Bientôt les vacances? Et si on se penchait sur le sujet...Après un éloge du superficiel (cf article sur Maryline la_philo_en_beauté), la thématique du voyage est l'occasion de peaufiner encore le grain philosophique de notre rubrique "La philo en beauté", à savoir la critique de la fascination pour l'authentique, authenticité d'un être ou authenticité d'un lieu. De l'anatomie à la géographie, nulle frontière alors....
Parmi les quelques notions qui tapissent notre imaginaire idéologique (superficialité, égalité, tolérance, progrès, naturalité, etc.), l’une d’entre elles me semble mériter la médaille du flou conceptuel : « authenticité ». Si je « google » le terme, voilà ce que j’y trouve : un joyeux fourre-tout soixante-huitard mêlant errance rebelle aux accents mystiques, utopie cénobitique marquée par un repli communautaire et périple aventureux à la Indiana Jones... Moi qui croyais que le terme appartenait initialement au monde de la critique d’art, désignant une œuvre dont l’origine, l’auteur et la réalité sont certifiés, qualifiant autrement dit une œuvre conforme à sa définition, serais-je donc loin du compte ? Pas si sûr… De même qu’une Joconde n’est authentique que pour autant qu’elle répond aux exigences définies par le critique d’art, à savoir que le tableau a effectivement été authentifié comme celui peint par Leonard de Vinci entre 1503 et 1506, de même une Chine authentique semble devoir se justifier de quelques sommations exprimées avec fort ethnocentrisme par l’héroïque routard, apparemment détenteur ultime de la définition de ce qui est « chinois » : quelques minorités ethniques Hui aux costumes bariolés, entretenant pastoralement l’héritage bouddhique, au côté de chèvres aussi sages que des petits Confucius, sur un arrière plan de rizière bucoliquement cultivées dans une province plus reculée que le Yunnan, à l’abri des affres de la traîtresse Shanghai occidentalisée, capitalisée, financiarisée.

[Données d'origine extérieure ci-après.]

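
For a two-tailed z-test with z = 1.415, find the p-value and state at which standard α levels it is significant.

p = 2·P(Z > |1.415|) = 2·(1 - Φ(1.415)) ≈ 0.1571. Not significant at any standard level.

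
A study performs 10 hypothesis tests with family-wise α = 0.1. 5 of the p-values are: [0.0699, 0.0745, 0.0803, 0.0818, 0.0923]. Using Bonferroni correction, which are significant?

Bonferroni α = 0.1/10 = 0.01. None of the given p-values are significant.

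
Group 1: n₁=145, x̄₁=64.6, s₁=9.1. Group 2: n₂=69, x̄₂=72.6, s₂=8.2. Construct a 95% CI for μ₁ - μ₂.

Difference = -8.0. SE = √(9.1²/145 + 8.2²/69) = 1.243. CI = (-10.44, -5.56)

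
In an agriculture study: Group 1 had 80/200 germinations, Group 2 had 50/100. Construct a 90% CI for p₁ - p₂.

p̂₁ = 0.4, p̂₂ = 0.5. Difference = -0.1. CI = (-0.2, 0.0)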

Si le fonctionnement du concept d’authenticité pose peu problème en art – même s’il pourrait être sain de se demander dans quelle mesure l’exigence d’authenticité d’une œuvre ne relève pas en fait d’une exigence purement commerciale, le gage de l’exclusivité, dans une compétition à la consommation où la reproductibilité technique ruine la valeur financière de l’objet bien avant d’anéantir l’aura que lui prête le nostalgique Walter Benjamin – sa migration vers le monde du voyage constitue peut-être le comble d’une arrogance bobo à la stratégie bien ficelée. Car parler d’une Chine authentique, qui, vous l’aurez compris, n’est pas celle que bombarde niaisement le penaud appareil photo Codec du moutonnier touriste, ce n’est au fond pas autre chose que d’imposer une norme, privant tout à la fois le touriste, le scientifique mais surtout le chinois de toute prétention à définir le sens de cette chose si alambiquée, si chimérique et si tortueuse qu’est la Chine. Voilà donc que le routard, se targuant pourtant de respecter la délicate fleur chinoise que piétinent les touristes aux audio-guides polyglottes, va donner aux chinois une paternaliste leçon d’identité… C’est trop aimable à lui ! Si tout ceci vous rappelle, comme le relent d’une huître mal digérée, de poussiéreuses histoires d’héroïques colonisateurs apportant les Lumières aux immatures pays émergents, je n’y suis que pour très peu…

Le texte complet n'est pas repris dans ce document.